И в ответ ему грянул здоровый хохот матросов:
— Ох, уж эти старики! Ну, до чего они заводные… — Ляпнут — так ляпнут, что трава потом без суперфосфатов нигде не растет!
Сергей Яковлевич обскоблил свою лопату от грязи:
— Ладно, — сказал миролюбиво, — будь по-вашему: не был я генералом, не был губернатором, все это мне приснилось. А был я всю свою жизнь слесарем Патрикеевым… Ну, как? Похож?..
Ушли последние эшелоны, висли на тамбурах и крышах беженцы и окопники. Мигнул за лесом последний вагон, и опустели разом лужские перроны. Окружение!.. Лесами и болотами выбирались отставшие в сторону города. Таились по ночам подальше от дорог, где уже грохотали танки врага. Чудом каким-то, обессиленные и босые, миновали Гатчину. Корова выставила голову из кустов, замычала на Мышецкого: му-у-у… Сергей Яковлевич присел на кочку, неумело выдоил на траву молоко, чтобы облегчить страдания животного. Потом взял хворостину и ударил корову по мосластым острым бокам:
— Пошла, пошла… Ну, Дуняшка, беги и радуйся!

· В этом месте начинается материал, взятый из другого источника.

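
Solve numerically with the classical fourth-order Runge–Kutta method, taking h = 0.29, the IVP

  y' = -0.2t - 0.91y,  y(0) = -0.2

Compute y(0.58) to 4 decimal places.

-0.1464

RK4: k1 = f(t_n, y_n); k2 = f(t_n + h/2, y_n + (h/2)·k1); k3 = f(t_n + h/2, y_n + (h/2)·k2); k4 = f(t_n + h, y_n + h·k3); y_{n+1} = y_n + (h/6)·(k1 + 2k2 + 2k3 + k4).
t=0.000000, y=-0.200000:
  k1 = f(0.000000, -0.200000) = 0.182000
  k2 = f(0.145000, -0.173610) = 0.128985
  k3 = f(0.145000, -0.181297) = 0.135980
  k4 = f(0.290000, -0.160566) = 0.088115
  y ← -0.200000 + (0.29/6)·(k1 + 2k2 + 2k3 + k4) = -0.161331
t=0.290000, y=-0.161331:
  k1 = f(0.290000, -0.161331) = 0.088811
  k2 = f(0.435000, -0.148453) = 0.048093
  k3 = f(0.435000, -0.154358) = 0.053465
  k4 = f(0.580000, -0.145826) = 0.016702
  y ← -0.161331 + (0.29/6)·(k1 + 2k2 + 2k3 + k4) = -0.146414
y(0.58) ≈ -0.1464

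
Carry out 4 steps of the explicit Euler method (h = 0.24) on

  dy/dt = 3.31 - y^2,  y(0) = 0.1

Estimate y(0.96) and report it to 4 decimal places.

Euler: y_{n+1} = y_n + h·f(t_n, y_n).
t=0.000000, y=0.100000: f=3.300000 → y ← 0.100000 + 0.24·3.300000 = 0.892000
t=0.240000, y=0.892000: f=2.514336 → y ← 0.892000 + 0.24·2.514336 = 1.495441
t=0.480000, y=1.495441: f=1.073657 → y ← 1.495441 + 0.24·1.073657 = 1.753118
t=0.720000, y=1.753118: f=0.236576 → y ← 1.753118 + 0.24·0.236576 = 1.809897
y(0.96) ≈ 1.8099

1.8099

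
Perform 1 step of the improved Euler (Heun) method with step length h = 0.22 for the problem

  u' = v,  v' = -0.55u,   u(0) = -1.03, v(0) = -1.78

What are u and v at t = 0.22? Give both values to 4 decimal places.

-1.4079, -1.6317

Heun on (u,v): k1 = f(t_n, state_n); k2 = f(t_n + h, state_n + h·k1); state_{n+1} = state_n + (h/2)·(k1 + k2).
0.000000: (-1.030000, -1.780000)
  k1 = (-1.780000, 0.566500)
  predictor → (-1.421600, -1.655370)
  k2 = (-1.655370, 0.781880)
  → (-1.407891, -1.631678)
(u(0.22), v(0.22)) ≈ (-1.4079, -1.6317)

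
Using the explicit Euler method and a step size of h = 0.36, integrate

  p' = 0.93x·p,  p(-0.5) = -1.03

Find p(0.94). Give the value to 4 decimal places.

Euler: p_{n+1} = p_n + h·f(x_n, p_n).
x=-0.500000, p=-1.030000: f=0.478950 → p ← -1.030000 + 0.36·0.478950 = -0.857578
x=-0.140000, p=-0.857578: f=0.111657 → p ← -0.857578 + 0.36·0.111657 = -0.817382
x=0.220000, p=-0.817382: f=-0.167236 → p ← -0.817382 + 0.36·(-0.167236) = -0.877587
x=0.580000, p=-0.877587: f=-0.473370 → p ← -0.877587 + 0.36·(-0.473370) = -1.048000
p(0.94) ≈ -1.0480

-1.0480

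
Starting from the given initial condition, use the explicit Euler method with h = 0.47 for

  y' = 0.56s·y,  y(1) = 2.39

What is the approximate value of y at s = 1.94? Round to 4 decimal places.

Euler: y_{n+1} = y_n + h·f(s_n, y_n).
s=1.000000, y=2.390000: f=1.338400 → y ← 2.390000 + 0.47·1.338400 = 3.019048
s=1.470000, y=3.019048: f=2.485280 → y ← 3.019048 + 0.47·2.485280 = 4.187130
y(1.94) ≈ 4.1871

4.1871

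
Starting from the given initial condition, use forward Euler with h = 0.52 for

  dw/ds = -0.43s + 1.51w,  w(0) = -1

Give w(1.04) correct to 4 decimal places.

Euler: w_{n+1} = w_n + h·f(s_n, w_n).
s=0.000000, w=-1.000000: f=-1.510000 → w ← -1.000000 + 0.52·(-1.510000) = -1.785200
s=0.520000, w=-1.785200: f=-2.919252 → w ← -1.785200 + 0.52·(-2.919252) = -3.303211
w(1.04) ≈ -3.3032

-3.3032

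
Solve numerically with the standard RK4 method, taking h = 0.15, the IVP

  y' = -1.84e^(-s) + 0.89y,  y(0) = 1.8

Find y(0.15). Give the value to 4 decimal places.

1.7824

RK4: k1 = f(s_n, y_n); k2 = f(s_n + h/2, y_n + (h/2)·k1); k3 = f(s_n + h/2, y_n + (h/2)·k2); k4 = f(s_n + h, y_n + h·k3); y_{n+1} = y_n + (h/6)·(k1 + 2k2 + 2k3 + k4).
s=0.000000, y=1.800000:
  k1 = f(0.000000, 1.800000) = -0.238000
  k2 = f(0.075000, 1.782150) = -0.120935
  k3 = f(0.075000, 1.790930) = -0.113120
  k4 = f(0.150000, 1.783032) = 0.003196
  y ← 1.800000 + (0.15/6)·(k1 + 2k2 + 2k3 + k4) = 1.782427
y(0.15) ≈ 1.7824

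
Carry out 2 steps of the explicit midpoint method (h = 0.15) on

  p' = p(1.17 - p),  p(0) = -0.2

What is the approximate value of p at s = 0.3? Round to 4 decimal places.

Midpoint: k1 = f(s_n, p_n); k2 = f(s_n + h/2, p_n + (h/2)·k1); p_{n+1} = p_n + h·k2.
s=0.000000, p=-0.200000:
  k1 = f(0.000000, -0.200000) = -0.274000
  k2 = f(0.075000, -0.220550) = -0.306686
  p ← -0.200000 + 0.15·(-0.306686) = -0.246003
s=0.150000, p=-0.246003:
  k1 = f(0.150000, -0.246003) = -0.348341
  k2 = f(0.225000, -0.272128) = -0.392444
  p ← -0.246003 + 0.15·(-0.392444) = -0.304869
p(0.3) ≈ -0.3049

-0.3049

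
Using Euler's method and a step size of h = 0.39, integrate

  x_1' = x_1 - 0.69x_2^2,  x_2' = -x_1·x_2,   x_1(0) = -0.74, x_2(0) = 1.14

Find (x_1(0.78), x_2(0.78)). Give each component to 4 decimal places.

Euler on (x_1,x_2): x_1_{n+1} = x_1_n + h·x_1', x_2_{n+1} = x_2_n + h·x_2'.
0.000000: (-0.740000, 1.140000); f=(-1.636724, 0.843600) → (-1.378322, 1.469004)
0.390000: (-1.378322, 1.469004); f=(-2.867324, 2.024761) → (-2.496579, 2.258661)
(x_1(0.78), x_2(0.78)) ≈ (-2.4966, 2.2587)

-2.4966, 2.2587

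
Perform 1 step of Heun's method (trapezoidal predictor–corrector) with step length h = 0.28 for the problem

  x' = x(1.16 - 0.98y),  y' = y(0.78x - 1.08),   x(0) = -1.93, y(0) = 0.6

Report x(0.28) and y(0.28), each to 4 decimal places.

-2.3973, 0.3173

Heun on (x,y): k1 = f(t_n, state_n); k2 = f(t_n + h, state_n + h·k1); state_{n+1} = state_n + (h/2)·(k1 + k2).
0.000000: (-1.930000, 0.600000)
  k1 = (-1.103960, -1.551240)
  predictor → (-2.239109, 0.165653)
  k2 = (-2.233870, -0.468218)
  → (-2.397296, 0.317276)
(x(0.28), y(0.28)) ≈ (-2.3973, 0.3173)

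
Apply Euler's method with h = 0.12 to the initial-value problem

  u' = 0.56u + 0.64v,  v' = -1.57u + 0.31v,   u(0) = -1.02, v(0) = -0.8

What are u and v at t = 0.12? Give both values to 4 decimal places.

-1.1500, -0.6376

Euler on (u,v): u_{n+1} = u_n + h·u', v_{n+1} = v_n + h·v'.
0.000000: (-1.020000, -0.800000); f=(-1.083200, 1.353400) → (-1.149984, -0.637592)
(u(0.12), v(0.12)) ≈ (-1.1500, -0.6376)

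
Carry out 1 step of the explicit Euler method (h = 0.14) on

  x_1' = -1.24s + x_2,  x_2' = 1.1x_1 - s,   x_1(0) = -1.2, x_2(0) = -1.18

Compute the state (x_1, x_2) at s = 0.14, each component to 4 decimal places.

Euler on (x_1,x_2): x_1_{n+1} = x_1_n + h·x_1', x_2_{n+1} = x_2_n + h·x_2'.
0.000000: (-1.200000, -1.180000); f=(-1.180000, -1.320000) → (-1.365200, -1.364800)
(x_1(0.14), x_2(0.14)) ≈ (-1.3652, -1.3648)

-1.3652, -1.3648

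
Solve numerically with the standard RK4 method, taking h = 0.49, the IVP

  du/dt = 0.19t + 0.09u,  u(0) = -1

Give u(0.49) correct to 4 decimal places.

-1.0219

RK4: k1 = f(t_n, u_n); k2 = f(t_n + h/2, u_n + (h/2)·k1); k3 = f(t_n + h/2, u_n + (h/2)·k2); k4 = f(t_n + h, u_n + h·k3); u_{n+1} = u_n + (h/6)·(k1 + 2k2 + 2k3 + k4).
t=0.000000, u=-1.000000:
  k1 = f(0.000000, -1.000000) = -0.090000
  k2 = f(0.245000, -1.022050) = -0.045434
  k3 = f(0.245000, -1.011131) = -0.044452
  k4 = f(0.490000, -1.021781) = 0.001140
  u ← -1.000000 + (0.49/6)·(k1 + 2k2 + 2k3 + k4) = -1.021938
u(0.49) ≈ -1.0219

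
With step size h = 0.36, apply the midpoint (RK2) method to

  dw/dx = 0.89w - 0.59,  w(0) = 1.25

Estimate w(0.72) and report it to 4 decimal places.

Midpoint: k1 = f(x_n, w_n); k2 = f(x_n + h/2, w_n + (h/2)·k1); w_{n+1} = w_n + h·k2.
x=0.000000, w=1.250000:
  k1 = f(0.000000, 1.250000) = 0.522500
  k2 = f(0.180000, 1.344050) = 0.606204
  w ← 1.250000 + 0.36·0.606204 = 1.468234
x=0.360000, w=1.468234:
  k1 = f(0.360000, 1.468234) = 0.716728
  k2 = f(0.540000, 1.597245) = 0.831548
  w ← 1.468234 + 0.36·0.831548 = 1.767591
w(0.72) ≈ 1.7676

1.7676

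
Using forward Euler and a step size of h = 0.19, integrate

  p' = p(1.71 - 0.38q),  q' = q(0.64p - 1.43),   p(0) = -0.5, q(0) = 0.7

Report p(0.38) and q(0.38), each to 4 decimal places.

-0.8227, 0.3041

Euler on (p,q): p_{n+1} = p_n + h·p', q_{n+1} = q_n + h·q'.
0.000000: (-0.500000, 0.700000); f=(-0.722000, -1.225000) → (-0.637180, 0.467250)
0.190000: (-0.637180, 0.467250); f=(-0.976443, -0.858710) → (-0.822704, 0.304095)
(p(0.38), q(0.38)) ≈ (-0.8227, 0.3041)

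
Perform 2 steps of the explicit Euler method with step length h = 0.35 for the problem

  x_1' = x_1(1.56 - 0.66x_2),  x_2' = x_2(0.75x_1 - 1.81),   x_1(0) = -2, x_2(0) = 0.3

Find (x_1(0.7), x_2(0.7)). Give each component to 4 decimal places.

Euler on (x_1,x_2): x_1_{n+1} = x_1_n + h·x_1', x_2_{n+1} = x_2_n + h·x_2'.
0.000000: (-2.000000, 0.300000); f=(-2.724000, -0.993000) → (-2.953400, -0.047550)
0.350000: (-2.953400, -0.047550); f=(-4.699991, 0.191391) → (-4.598397, 0.019437)
(x_1(0.7), x_2(0.7)) ≈ (-4.5984, 0.0194)

-4.5984, 0.0194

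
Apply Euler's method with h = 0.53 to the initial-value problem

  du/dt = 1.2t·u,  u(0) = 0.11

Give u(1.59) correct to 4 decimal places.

0.2462

Euler: u_{n+1} = u_n + h·f(t_n, u_n).
t=0.000000, u=0.110000: f=0.000000 → u ← 0.110000 + 0.53·0.000000 = 0.110000
t=0.530000, u=0.110000: f=0.069960 → u ← 0.110000 + 0.53·0.069960 = 0.147079
t=1.060000, u=0.147079: f=0.187084 → u ← 0.147079 + 0.53·0.187084 = 0.246233
u(1.59) ≈ 0.2462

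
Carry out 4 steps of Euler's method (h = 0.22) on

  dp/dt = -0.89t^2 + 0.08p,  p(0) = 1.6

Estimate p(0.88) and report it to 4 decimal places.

Euler: p_{n+1} = p_n + h·f(t_n, p_n).
t=0.000000, p=1.600000: f=0.128000 → p ← 1.600000 + 0.22·0.128000 = 1.628160
t=0.220000, p=1.628160: f=0.087177 → p ← 1.628160 + 0.22·0.087177 = 1.647339
t=0.440000, p=1.647339: f=-0.040517 → p ← 1.647339 + 0.22·(-0.040517) = 1.638425
t=0.660000, p=1.638425: f=-0.256610 → p ← 1.638425 + 0.22·(-0.256610) = 1.581971
p(0.88) ≈ 1.5820

1.5820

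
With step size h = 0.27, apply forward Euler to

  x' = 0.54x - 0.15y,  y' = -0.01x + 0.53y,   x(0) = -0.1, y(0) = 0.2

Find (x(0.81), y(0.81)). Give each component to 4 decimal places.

Euler on (x,y): x_{n+1} = x_n + h·x', y_{n+1} = y_n + h·y'.
0.000000: (-0.100000, 0.200000); f=(-0.084000, 0.107000) → (-0.122680, 0.228890)
0.270000: (-0.122680, 0.228890); f=(-0.100581, 0.122539) → (-0.149837, 0.261975)
0.540000: (-0.149837, 0.261975); f=(-0.120208, 0.140345) → (-0.182293, 0.299869)
(x(0.81), y(0.81)) ≈ (-0.1823, 0.2999)

-0.1823, 0.2999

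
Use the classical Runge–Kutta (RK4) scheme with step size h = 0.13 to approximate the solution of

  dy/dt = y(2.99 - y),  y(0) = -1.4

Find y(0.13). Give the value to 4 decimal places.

RK4: k1 = f(t_n, y_n); k2 = f(t_n + h/2, y_n + (h/2)·k1); k3 = f(t_n + h/2, y_n + (h/2)·k2); k4 = f(t_n + h, y_n + h·k3); y_{n+1} = y_n + (h/6)·(k1 + 2k2 + 2k3 + k4).
t=0.000000, y=-1.400000:
  k1 = f(0.000000, -1.400000) = -6.146000
  k2 = f(0.065000, -1.799490) = -8.618639
  k3 = f(0.065000, -1.960212) = -9.703462
  k4 = f(0.130000, -2.661450) = -15.041052
  y ← -1.400000 + (0.13/6)·(k1 + 2k2 + 2k3 + k4) = -2.653011
y(0.13) ≈ -2.6530

-2.6530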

Так, погоняя корову перед собой, выбрался Мышецкий на окраины Ленинграда, где среди надолбов и дотов вырастала новая оборона. Расставшись с Дунькой, пошел от самого Пулкова — прямо-прямо, вдоль меридиана, никуда не заворачивая, прямо в баню… Мыться!
Началась блокада. Сергей Яковлевич получал по карточке иждивенца 300 грамм хлеба. Перекинув через плечо сумку противогаза, лез вечерами на чердак. Дежурил, глядя с высоты на багровые крыши города. И были уже слышны по ночам шумы близких сражений. Солдаты садились на трамвай и ехали, вдоль меридиана, прямо на фронт — прямо в бой, чтобы скрестить штыки. И больше они не кричали: «Эй, геноссе, не стреляй, я тоже рабочий!» — Нет, словам не было веры. Верили только завету Максима Горького: раздавите гадину!
А сентябрь выпал на редкость хорошим… В отцветающей зелени парков стоял вечный город. Дымно светились мраморные колоннады дворцов. Неслышно катила воды Нева. Что-то удивительно праздничное и нерушимое таилось во всем облике Ленинграда. И хотелось присесть на гранитных ступенях, дать воде обмыть свои усталые ноги. А загадочные сфинксы смотрели в даль веков, не в силах разгадать ошибок времени и людей…
В булочной дали Мышецкому по карточке 250 грамм хлеба, он жадно вцепился зубами в пахучую мякоть.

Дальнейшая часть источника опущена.